Viel Utopie beim Posthof-Heimspiel
Mit 103.423 Besuchern und 209 Vorstellungen 2017 sorgt das Posthof-Team erneut für Rekordzahlen und für das erste sechsstellige Ergebnis – trotz sinkendem Budget. Ins neue Jahr wird wie gewohnt mit dem Heimspiel gestartet – einer Plattform zur Förderung der jungen österreichischen Szene mit vielversprechenden Jungstars. Aber auch bekannte Größen wie Nadja Maleh, Leyya, Die Mädchen, Robert Blöchl oder Bilderbuch sind Fixstarter.
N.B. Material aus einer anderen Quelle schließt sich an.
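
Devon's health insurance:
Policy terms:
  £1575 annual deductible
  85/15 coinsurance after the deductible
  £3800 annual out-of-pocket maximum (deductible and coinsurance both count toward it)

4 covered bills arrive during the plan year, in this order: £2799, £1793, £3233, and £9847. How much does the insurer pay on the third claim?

£2748.05

Claim 1 (£2799): £1575 finishes the deductible; £1224 goes to coinsurance; patient's 15% is £183.60. Patient pays £1758.60; OOP now £1758.60. Plan pays £2799 − £1758.60 = £1040.40.
Claim 2 (£1793): 15% coinsurance on £1793 = £268.95. Cost to patient: £268.95. OOP to date £2027.55. Plan pays £1793 − £268.95 = £1524.05.
Claim 3 (£3233): deductible already satisfied, so patient's share is 15% × £3233 = £484.95. Patient pays £484.95; OOP now £2512.50. Plan pays £3233 − £484.95 = £2748.05.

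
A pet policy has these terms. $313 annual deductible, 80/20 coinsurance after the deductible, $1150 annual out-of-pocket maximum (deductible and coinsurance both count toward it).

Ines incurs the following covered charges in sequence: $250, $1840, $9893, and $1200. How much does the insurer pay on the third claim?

$9411.40

Claim 1 — $250: entire amount goes to the deductible. Owner owes $250 (running OOP $250). Insurer: $250 − $250 = $0.
Claim 2 — $1840: $63 to deductible, leaving $1777; owner's 20% is $355.40. Cost to owner: $418.40. OOP to date $668.40. Insurer: $1840 − $418.40 = $1421.60.
Claim 3 — $9893: 20% coinsurance on $9893 = $1978.60. Adding that to $668.40 gives $2647, past the $1150 cap; owner pays only $1150 − $668.40 = $481.60. Insurer: $9893 − $481.60 = $9411.40.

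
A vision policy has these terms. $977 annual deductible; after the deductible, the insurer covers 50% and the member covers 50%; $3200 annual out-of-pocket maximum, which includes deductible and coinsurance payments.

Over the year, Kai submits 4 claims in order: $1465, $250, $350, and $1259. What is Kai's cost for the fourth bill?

Claim 1 ($1465): $977 to deductible, leaving $488; member's 50% is $244. Member pays $1221; OOP now $1221.
Claim 2 ($250): deductible met; 50% of $250 = $125. Cost to member: $125. OOP to date $1346.
Claim 3 ($350): deductible met; 50% of $350 = $175. Member pays $175; OOP now $1521.
Claim 4 ($1259): deductible met; 50% of $1259 = $629.50. Cost to member: $629.50. OOP to date $2150.50.

$629.50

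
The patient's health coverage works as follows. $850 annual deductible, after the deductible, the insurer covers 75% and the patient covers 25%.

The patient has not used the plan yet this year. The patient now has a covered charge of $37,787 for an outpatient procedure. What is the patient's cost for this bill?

Deductible not yet touched, so the first $850 of the bill goes to the deductible.
After the $850 deductible portion, $37,787 − $850 = $36,937 is subject to coinsurance.
Patient's 25% share of $36,937 is $9,234.25.
Patient responsibility: $850 + $9,234.25 = $10,084.25.

$10,084.25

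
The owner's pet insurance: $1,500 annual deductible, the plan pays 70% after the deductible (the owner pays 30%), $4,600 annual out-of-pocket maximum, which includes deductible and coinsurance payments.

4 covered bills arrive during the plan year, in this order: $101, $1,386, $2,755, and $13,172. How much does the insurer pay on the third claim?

$1,919.40

#1 ($101): entire amount goes to the deductible. Cost to owner: $101. OOP to date $101. Insurer: $101 − $101 = $0.
#2 ($1,386): all of it applies to the deductible. Cost to owner: $1,386. OOP to date $1,487. Insurer: $1,386 − $1,386 = $0.
#3 ($2,755): deductible takes $13, $2,742 remains; coinsurance $2,742 × 30% = $822.60. Owner owes $835.60 (running OOP $2,322.60). Insurer: $2,755 − $835.60 = $1,919.40.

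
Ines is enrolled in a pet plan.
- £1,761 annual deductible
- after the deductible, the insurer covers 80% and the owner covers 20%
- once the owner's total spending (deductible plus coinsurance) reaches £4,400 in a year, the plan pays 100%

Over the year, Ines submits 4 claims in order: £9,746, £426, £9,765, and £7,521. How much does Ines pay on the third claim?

£956.80

Claim 1 — £9,746: £1,761 to deductible, leaving £7,985; coinsurance £7,985 × 20% = £1,597. Cost to owner: £3,358. OOP to date £3,358.
Claim 2 — £426: deductible met; 20% of £426 = £85.20. Owner pays £85.20; OOP now £3,443.20.
Claim 3 — £9,765: 20% coinsurance on £9,765 = £1,953. OOP would hit £5,396.20 > £4,400, so the cap limits the owner to £4,400 − £3,443.20 = £956.80.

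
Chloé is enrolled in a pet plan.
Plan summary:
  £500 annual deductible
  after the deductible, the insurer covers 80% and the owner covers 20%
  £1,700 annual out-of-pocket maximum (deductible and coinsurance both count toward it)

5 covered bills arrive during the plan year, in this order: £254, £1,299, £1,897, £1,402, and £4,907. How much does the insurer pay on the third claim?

£1,517.60

#1 (£254): all of it applies to the deductible. Owner pays £254; OOP now £254. Insurer: £254 − £254 = £0.
#2 (£1,299): £246 to deductible, leaving £1,053; coinsurance £1,053 × 20% = £210.60. Owner owes £456.60 (running OOP £710.60). Insurer: £1,299 − £456.60 = £842.40.
#3 (£1,897): deductible already satisfied, so owner's share is 20% × £1,897 = £379.40. Cost to owner: £379.40. OOP to date £1,090. Insurer: £1,897 − £379.40 = £1,517.60.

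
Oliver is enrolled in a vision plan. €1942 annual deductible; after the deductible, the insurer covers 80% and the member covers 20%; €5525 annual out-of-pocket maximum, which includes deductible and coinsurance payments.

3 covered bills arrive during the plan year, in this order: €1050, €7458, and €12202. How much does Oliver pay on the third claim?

#1 (€1050): all of it applies to the deductible. Member owes €1050 (running OOP €1050).
#2 (€7458): €892 to deductible, leaving €6566; coinsurance €6566 × 20% = €1313.20. Cost to member: €2205.20. OOP to date €3255.20.
#3 (€12202): 20% coinsurance on €12202 = €2440.40. Adding that to €3255.20 gives €5695.60, past the €5525 cap; member pays only €5525 − €3255.20 = €2269.80.

€2269.80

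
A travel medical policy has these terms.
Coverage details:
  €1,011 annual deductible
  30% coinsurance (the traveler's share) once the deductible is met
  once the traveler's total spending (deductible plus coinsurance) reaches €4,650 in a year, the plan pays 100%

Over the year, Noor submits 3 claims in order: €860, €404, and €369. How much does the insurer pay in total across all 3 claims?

Bill 1, €860: fully absorbed by the deductible. Traveler owes €860 (running OOP €860). Plan pays €860 − €860 = €0.
Bill 2, €404: €151 finishes the deductible; €253 goes to coinsurance; traveler's 30% is €75.90. Cost to traveler: €226.90. OOP to date €1,086.90. Plan pays €404 − €226.90 = €177.10.
Bill 3, €369: 30% coinsurance on €369 = €110.70. Traveler owes €110.70 (running OOP €1,197.60). Plan pays €369 − €110.70 = €258.30.
Insurer total = bills − traveler's total = €1,633 − €1,197.60 = €435.40.

€435.40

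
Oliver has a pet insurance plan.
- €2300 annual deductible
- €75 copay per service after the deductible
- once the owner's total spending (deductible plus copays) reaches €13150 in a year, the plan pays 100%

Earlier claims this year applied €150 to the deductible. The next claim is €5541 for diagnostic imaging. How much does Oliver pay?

€2225

Remaining deductible: €2300 − €150 = €2150.
After the €2150 deductible portion, €5541 − €2150 = €3391 is subject to the copay.
Copay on this service: €75.
So the owner owes €2150 + €75 = €2225 before any cap.
Year-to-date out-of-pocket becomes €150 + €2225 = €2375, still under the €13150 maximum, so no cap applies.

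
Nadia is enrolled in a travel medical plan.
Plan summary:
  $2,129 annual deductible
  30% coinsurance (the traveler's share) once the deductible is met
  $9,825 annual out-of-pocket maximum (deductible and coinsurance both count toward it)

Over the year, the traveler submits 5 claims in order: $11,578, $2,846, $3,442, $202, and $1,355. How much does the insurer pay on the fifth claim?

$948.50

Claim 1 ($11,578): deductible takes $2,129, $9,449 remains; coinsurance $9,449 × 30% = $2,834.70. Traveler owes $4,963.70 (running OOP $4,963.70). Plan pays $11,578 − $4,963.70 = $6,614.30.
Claim 2 ($2,846): 30% coinsurance on $2,846 = $853.80. Cost to traveler: $853.80. OOP to date $5,817.50. Insurer: $2,846 − $853.80 = $1,992.20.
Claim 3 ($3,442): deductible met; 30% of $3,442 = $1,032.60. Traveler owes $1,032.60 (running OOP $6,850.10). Plan pays $3,442 − $1,032.60 = $2,409.40.
Claim 4 ($202): 30% coinsurance on $202 = $60.60. Traveler pays $60.60; OOP now $6,910.70. Insurer: $202 − $60.60 = $141.40.
Claim 5 ($1,355): 30% coinsurance on $1,355 = $406.50. Cost to traveler: $406.50. OOP to date $7,317.20. Insurer: $1,355 − $406.50 = $948.50.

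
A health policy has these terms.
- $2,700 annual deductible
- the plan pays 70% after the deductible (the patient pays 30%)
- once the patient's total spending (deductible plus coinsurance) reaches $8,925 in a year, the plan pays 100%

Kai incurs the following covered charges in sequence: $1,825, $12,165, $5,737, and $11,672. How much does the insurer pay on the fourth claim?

Claim 1 — $1,825: fully absorbed by the deductible. Cost to patient: $1,825. OOP to date $1,825. Plan pays $1,825 − $1,825 = $0.
Claim 2 — $12,165: deductible takes $875, $11,290 remains; coinsurance $11,290 × 30% = $3,387. Patient owes $4,262 (running OOP $6,087). Insurer: $12,165 − $4,262 = $7,903.
Claim 3 — $5,737: deductible already satisfied, so patient's share is 30% × $5,737 = $1,721.10. Cost to patient: $1,721.10. OOP to date $7,808.10. Insurer: $5,737 − $1,721.10 = $4,015.90.
Claim 4 — $11,672: deductible met; 30% of $11,672 = $3,501.60. That would push OOP to $11,309.70, over the $8,925 cap, so patient pays $8,925 − $7,808.10 = $1,116.90. Insurer: $11,672 − $1,116.90 = $10,555.10.

$10,555.10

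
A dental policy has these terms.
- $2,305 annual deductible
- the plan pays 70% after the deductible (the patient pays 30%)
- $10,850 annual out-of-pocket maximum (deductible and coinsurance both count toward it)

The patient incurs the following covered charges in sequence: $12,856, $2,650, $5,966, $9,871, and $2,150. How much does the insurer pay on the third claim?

$4,176.20

Bill 1, $12,856: $2,305 finishes the deductible; $10,551 goes to coinsurance; 30% of $10,551 = $3,165.30. Patient owes $5,470.30 (running OOP $5,470.30). Plan pays $12,856 − $5,470.30 = $7,385.70.
Bill 2, $2,650: deductible met; 30% of $2,650 = $795. Patient pays $795; OOP now $6,265.30. Insurer: $2,650 − $795 = $1,855.
Bill 3, $5,966: deductible already satisfied, so patient's share is 30% × $5,966 = $1,789.80. Patient owes $1,789.80 (running OOP $8,055.10). Insurer: $5,966 − $1,789.80 = $4,176.20.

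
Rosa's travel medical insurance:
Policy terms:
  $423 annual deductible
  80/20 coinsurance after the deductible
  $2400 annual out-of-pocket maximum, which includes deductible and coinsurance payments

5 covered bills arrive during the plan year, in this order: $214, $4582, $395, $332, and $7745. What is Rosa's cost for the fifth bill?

$957

Bill 1, $214: entire amount goes to the deductible. Cost to traveler: $214. OOP to date $214.
Bill 2, $4582: $209 finishes the deductible; $4373 goes to coinsurance; coinsurance $4373 × 20% = $874.60. Cost to traveler: $1083.60. OOP to date $1297.60.
Bill 3, $395: 20% coinsurance on $395 = $79. Cost to traveler: $79. OOP to date $1376.60.
Bill 4, $332: deductible already satisfied, so traveler's share is 20% × $332 = $66.40. Traveler pays $66.40; OOP now $1443.
Bill 5, $7745: deductible met; 20% of $7745 = $1549. That would push OOP to $2992, over the $2400 cap, so traveler pays $2400 − $1443 = $957.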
„Dort, wo Posthof draufsteht, ist auch Posthof drinnen. Wir haben es geschafft, ohne uns zu verbiegen oder auf Zuschauerzahlen zu achten, unserer kulturpolitischen Linie zu folgen. Mit dem Qualitätssiegel Posthof vertraut uns das Publikum, auch wenn wir Abende mit unbekannteren Künstlern anbieten“, ist Posthof-Chef für Tanz, Literatur und Theater Wilfried Steiner sicher. Und genau dort setzt auch das Festival „Heimspiel“ an: Mit viel „Utopie“ und österreichischen Off-Produktionen wird in das heurige heimische Festival gestartet, wenn Shootingstar Lisa Eckhart „Die Vorteile des Lasters“ inszeniert.
Schlitzohrig
Präzise sprachwitzig und schlitzohrig seziert die junge Steirerin – die mit dem Förderpreis des Deutschen Kleinkunstpreises ausgezeichnet wurde – Glaube, Liebe, Politik und andere Taschenspielertricks. „Wir versuchen, in der sonst sehr männerlastigen Domäne Kabarett einen Ausgleich zu schaffen“, so Steiner. Und das gelingt auch gleich mit der nächsten Dame – Nadja Maleh, eine der vielseitigsten österreichischen Kabarettistinnen am 3. Februar: „Nadja schafft es, ihre Figuren mit tiefschwarzem Humor zu versehen. Dieser Best-Off-Abend wird eine schöne Mischung aus Pointen, gekoppelt mit ihrer umwerfenden Singstimme. Das ist der ideale Abend, um Nadja kennen zu lernen“, betont Steiner.
„Die Mädchen“
Nach drei Jahren Pause melden sich auch „Die Mädchen“ mit einem zickigen Liederabend zurück. „In „Die Familie und die Mädchen“ wollen wir persönlich werden, auch von eigenen Erfahrungen berichten. Wir haben selbst Kinder bekommen, haben geheiratet. Mit zwei- bzw. dreijährigen Kindern und Ehemännern haben wir einiges zu berichten. Es sind diesmal mehr eigene Sachen von uns dabei, aber auch Songs von Reinhard Fendrich oder Ina Müller, die interpretiert werden und die Handschrift der Mädchen tragen“, gibt Julia Ribbeck einen Vorgeschmack. David Wagner am Klavier komplettiert die Mädchen-Familie und wird auch selbst Instrument gegen Mikrofon tauschen.
Leyya
Am 31. Jänner kommen Leyya, die ihre Karriere bereits im Schulalter im Pop Borg Linz begonnen haben, mit neuem Album „Sauna“ auf die Posthof-Bühne. „Leyya haben wir im Posthof von klein auf mitverfolgt und unterstützt. Und wir werden auch diesmal interessiert zuschauen, wie sie sich weiterentwickelt haben“, freut sich Gernot Kremser, der Posthof-Chef für Musik, auf den Abend. Leyya setzten 2015 praktisch aus dem Nichts zu einem bemerkenswerten Erfolgslauf an. 2017 erhielten sie den prestigeträchtigen FM4 Amadeus Award, erspielten sich auf den großen Festivals Publikum und Schlagzeilen. Die Liste prominenter Auftritte - Primavera, Iceland Airwaves, Reeperbahn Festival, Sziget - wurde seither beeindruckend lang.
Kroko-Jack
Der Vorstadt-Linzer Kroko Jack hat mit der „Extra Ordinär Tour“ am 9. Februar im Posthof einen neuen großen Hip-Hop-Anlauf. Kroko Jacks Verse sind inhaltlich pointiert subjektiv, flexibel im Rapstil, dabei jedoch immer mit einem hohen Maß an technischer Detailverliebtheit. Mitunter derart, dass er beim mitbouncenden Hörer nicht nur ein vergnügliches Schmunzeln auf den Lippen, sondern ein baffes Staunen hinterlässt. Die Songs sind durchwegs provokant, bissig, zynisch, politisch und aufrüttelnd. Getragen wird dies von einer gehörigen Dosis Selbstironie, der einzigartigen Dynamik und dem Ideenreichtum eines Kroko Jacks. Ihm geht es um Musik, um ausgefeilte Reime, aber stets auch um den Kontext.
Robert Blöchl
Und am 28. Februar präsentiert das BORG Linz vier Bands der 6. und 7. Klassen der Talentschmiede. Auch Robert Blöchl, der im Linz der 70er geboren wurde ist mit seinem ersten Soloprogramm „Gute Gesellschaft“ – bekannt vom Kabarettduo BlöZinger – am 1. März zu sehen. Schon früh trat er als Straßenmusiker und mit seiner Band auf. Seine Karriere als Lehrer tauschte er gegen eine Ausbildung zum Clown und Schauspieler.